Michael Wolff, one of the biographers of President Donald Trump, revealed that he will begin telling his long tale of trafficker Jeffrey Epstein and the relationships he had and the stories he told.
In a kind of introduction, Wolff likened the "fog of war" to a similar "fog" in the ongoing Epstein scandal.
"The Fog of Epstein" is similar in that his story can be "shaped to fit almost everybody’s view, right-wing or left, of what has gone wrong with our time, and to confirm the depravity of virtually anybody you don’t like," wrote Wolff on his Substack Friday.
The problem, he explained, is that anyone who had an up-close view of Epstein's life had every reason to want to hide it because by sharing it, they were making a confession, Wolff said. They risked becoming part of the cover-up or the conspiracy. It means the majority of the stories come from the accusers.
"So," he explained. "What I am going to try to do is tell the story as I have been privy to it. All battles for truth seem to end up creating even greater fog. My intention is not to engage with the battle, but to offer a personal version of the story—I will tell it only according to what I have seen."
He prefaced it by saying, "This is a story I inadvertently walked into. In the beginning, it did not appear much different from other stories of grandiosity, wealth, and opportunity that seemed to regularly present themselves in Manhattan. I stayed, in part, because the story seemed to unfold as a heightened, purer version of that tale of life in the city during the years of its greatest avarice."

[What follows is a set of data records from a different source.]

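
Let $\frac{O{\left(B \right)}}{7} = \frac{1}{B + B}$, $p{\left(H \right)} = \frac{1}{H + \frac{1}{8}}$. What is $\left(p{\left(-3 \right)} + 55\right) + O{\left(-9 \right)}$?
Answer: $\frac{22465}{414} \approx 54.263$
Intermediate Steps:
$p{\left(H \right)} = \frac{1}{\frac{1}{8} + H}$ ($p{\left(H \right)} = \frac{1}{H + \frac{1}{8}} = \frac{1}{\frac{1}{8} + H}$)
$O{\left(B \right)} = \frac{7}{2 B}$ ($O{\left(B \right)} = \frac{7}{B + B} = \frac{7}{2 B}$)
$\left(p{\left(-3 \right)} + 55\right) + O{\left(-9 \right)} = \left(\frac{8}{1 + 8 \left(-3\right)} + 55\right) + \frac{7}{2 \left(-9\right)} = \left(\frac{8}{1 - 24} + 55\right) + \frac{7}{2} \left(- \frac{1}{9}\right) = \left(\frac{8}{-23} + 55\right) - \frac{7}{18} = \left(8 \left(- \frac{1}{23}\right) + 55\right) - \frac{7}{18} = \left(- \frac{8}{23} + 55\right) - \frac{7}{18} = \frac{1257}{23} - \frac{7}{18} = \frac{22465}{414}$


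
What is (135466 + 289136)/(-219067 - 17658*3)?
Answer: -424602/272041 ≈ -1.5608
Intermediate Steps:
(135466 + 289136)/(-219067 - 17658*3) = 424602/(-219067 - 52974) = 424602/(-272041) = 424602*(-1/272041) = -424602/272041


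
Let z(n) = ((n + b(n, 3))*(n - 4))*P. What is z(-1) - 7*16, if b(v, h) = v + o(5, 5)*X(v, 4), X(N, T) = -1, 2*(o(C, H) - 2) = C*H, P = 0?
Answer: -112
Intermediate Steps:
o(C, H) = 2 + C*H/2 (o(C, H) = 2 + (C*H)/2 = 2 + C*H/2)
b(v, h) = -29/2 + v (b(v, h) = v + (2 + (½)*5*5)*(-1) = v + (2 + 25/2)*(-1) = v + (29/2)*(-1) = v - 29/2 = -29/2 + v)
z(n) = 0 (z(n) = ((n + (-29/2 + n))*(n - 4))*0 = ((-29/2 + 2*n)*(-4 + n))*0 = ((-4 + n)*(-29/2 + 2*n))*0 = 0)
z(-1) - 7*16 = 0 - 7*16 = 0 - 112 = -112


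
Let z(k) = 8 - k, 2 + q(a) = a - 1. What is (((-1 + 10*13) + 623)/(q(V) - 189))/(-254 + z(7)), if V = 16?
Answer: 47/2783 ≈ 0.016888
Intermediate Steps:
q(a) = -3 + a (q(a) = -2 + (a - 1) = -2 + (-1 + a) = -3 + a)
(((-1 + 10*13) + 623)/(q(V) - 189))/(-254 + z(7)) = (((-1 + 10*13) + 623)/((-3 + 16) - 189))/(-254 + (8 - 1*7)) = (((-1 + 130) + 623)/(13 - 189))/(-254 + (8 - 7)) = ((129 + 623)/(-176))/(-254 + 1) = (752*(-1/176))/(-253) = -47/11*(-1/253) = 47/2783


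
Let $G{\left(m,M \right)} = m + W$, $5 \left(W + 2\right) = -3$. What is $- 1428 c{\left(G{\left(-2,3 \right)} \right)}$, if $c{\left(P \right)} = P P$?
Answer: $- \frac{755412}{25} \approx -30216.0$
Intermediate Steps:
$W = - \frac{13}{5}$ ($W = -2 + \frac{1}{5} \left(-3\right) = -2 - \frac{3}{5} = - \frac{13}{5} \approx -2.6$)
$G{\left(m,M \right)} = - \frac{13}{5} + m$ ($G{\left(m,M \right)} = m - \frac{13}{5} = - \frac{13}{5} + m$)
$c{\left(P \right)} = P^{2}$
$- 1428 c{\left(G{\left(-2,3 \right)} \right)} = - 1428 \left(- \frac{13}{5} - 2\right)^{2} = - 1428 \left(- \frac{23}{5}\right)^{2} = \left(-1428\right) \frac{529}{25} = - \frac{755412}{25}$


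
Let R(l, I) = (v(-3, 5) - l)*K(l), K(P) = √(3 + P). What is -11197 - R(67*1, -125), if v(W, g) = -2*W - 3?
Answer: -11197 + 64*√70 ≈ -10662.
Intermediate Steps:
v(W, g) = -3 - 2*W
R(l, I) = √(3 + l)*(3 - l) (R(l, I) = ((-3 - 2*(-3)) - l)*√(3 + l) = ((-3 + 6) - l)*√(3 + l) = (3 - l)*√(3 + l) = √(3 + l)*(3 - l))
-11197 - R(67*1, -125) = -11197 - √(3 + 67*1)*(3 - 67) = -11197 - √(3 + 67)*(3 - 1*67) = -11197 - √70*(3 - 67) = -11197 - √70*(-64) = -11197 - (-64)*√70 = -11197 + 64*√70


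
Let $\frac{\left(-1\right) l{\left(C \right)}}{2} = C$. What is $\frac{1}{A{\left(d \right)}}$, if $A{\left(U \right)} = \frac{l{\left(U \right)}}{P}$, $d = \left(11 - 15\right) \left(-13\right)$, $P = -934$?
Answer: $\frac{467}{52} \approx 8.9808$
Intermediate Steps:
$l{\left(C \right)} = - 2 C$
$d = 52$ ($d = \left(-4\right) \left(-13\right) = 52$)
$A{\left(U \right)} = \frac{U}{467}$ ($A{\left(U \right)} = \frac{\left(-2\right) U}{-934} = - 2 U \left(- \frac{1}{934}\right) = \frac{U}{467}$)
$\frac{1}{A{\left(d \right)}} = \frac{1}{\frac{1}{467} \cdot 52} = \frac{1}{\frac{52}{467}} = \frac{467}{52}$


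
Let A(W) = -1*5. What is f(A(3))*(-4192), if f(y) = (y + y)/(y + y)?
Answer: -4192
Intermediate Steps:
A(W) = -5
f(y) = 1 (f(y) = (2*y)/((2*y)) = (2*y)*(1/(2*y)) = 1)
f(A(3))*(-4192) = 1*(-4192) = -4192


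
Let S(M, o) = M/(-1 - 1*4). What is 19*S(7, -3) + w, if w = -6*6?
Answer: -313/5 ≈ -62.600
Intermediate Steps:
w = -36
S(M, o) = -M/5 (S(M, o) = M/(-1 - 4) = M/(-5) = M*(-⅕) = -M/5)
19*S(7, -3) + w = 19*(-⅕*7) - 36 = 19*(-7/5) - 36 = -133/5 - 36 = -313/5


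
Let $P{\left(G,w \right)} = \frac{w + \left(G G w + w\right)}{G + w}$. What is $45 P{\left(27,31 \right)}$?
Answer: $\frac{1019745}{58} \approx 17582.0$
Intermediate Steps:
$P{\left(G,w \right)} = \frac{2 w + w G^{2}}{G + w}$ ($P{\left(G,w \right)} = \frac{w + \left(G^{2} w + w\right)}{G + w} = \frac{w + \left(w G^{2} + w\right)}{G + w} = \frac{w + \left(w + w G^{2}\right)}{G + w} = \frac{2 w + w G^{2}}{G + w}$)
$45 P{\left(27,31 \right)} = 45 \frac{31 \left(2 + 27^{2}\right)}{27 + 31} = 45 \frac{31 \left(2 + 729\right)}{58} = 45 \cdot 31 \cdot \frac{1}{58} \cdot 731 = 45 \cdot \frac{22661}{58} = \frac{1019745}{58}$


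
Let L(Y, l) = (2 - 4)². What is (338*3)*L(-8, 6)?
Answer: 4056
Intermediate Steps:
L(Y, l) = 4 (L(Y, l) = (-2)² = 4)
(338*3)*L(-8, 6) = (338*3)*4 = 1014*4 = 4056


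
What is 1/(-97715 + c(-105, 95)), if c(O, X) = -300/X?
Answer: -19/1856645 ≈ -1.0234e-5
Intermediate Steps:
1/(-97715 + c(-105, 95)) = 1/(-97715 - 300/95) = 1/(-97715 - 300*1/95) = 1/(-97715 - 60/19) = 1/(-1856645/19) = -19/1856645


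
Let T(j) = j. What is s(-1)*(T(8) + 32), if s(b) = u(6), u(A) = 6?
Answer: 240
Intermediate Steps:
s(b) = 6
s(-1)*(T(8) + 32) = 6*(8 + 32) = 6*40 = 240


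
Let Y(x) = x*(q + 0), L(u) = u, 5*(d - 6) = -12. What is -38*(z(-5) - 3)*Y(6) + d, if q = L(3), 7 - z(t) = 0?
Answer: -13662/5 ≈ -2732.4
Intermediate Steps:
d = 18/5 (d = 6 + (1/5)*(-12) = 6 - 12/5 = 18/5 ≈ 3.6000)
z(t) = 7 (z(t) = 7 - 1*0 = 7 + 0 = 7)
q = 3
Y(x) = 3*x (Y(x) = x*(3 + 0) = x*3 = 3*x)
-38*(z(-5) - 3)*Y(6) + d = -38*(7 - 3)*3*6 + 18/5 = -152*18 + 18/5 = -38*72 + 18/5 = -2736 + 18/5 = -13662/5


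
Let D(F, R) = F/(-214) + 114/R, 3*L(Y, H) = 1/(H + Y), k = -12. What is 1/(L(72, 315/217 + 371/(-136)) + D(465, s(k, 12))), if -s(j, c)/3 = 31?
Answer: -5934199242/20140615667 ≈ -0.29464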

The story Wolff had, he explained, was never told by journalists, survivors or prosecutors, much less Epstein's friends, in large part because he controlled the story. To Epstein, his story wasn't all that interesting or unique, and there were others he could tell.
They seem to all be about "greed and aggrandizement and entitlement; what’s more, Epstein, like his friend Trump, was too vulgar, excessive, and not of our class, to take seriously," said Wolff.
All of these stories, he teased, will unfold on Monday, April 23.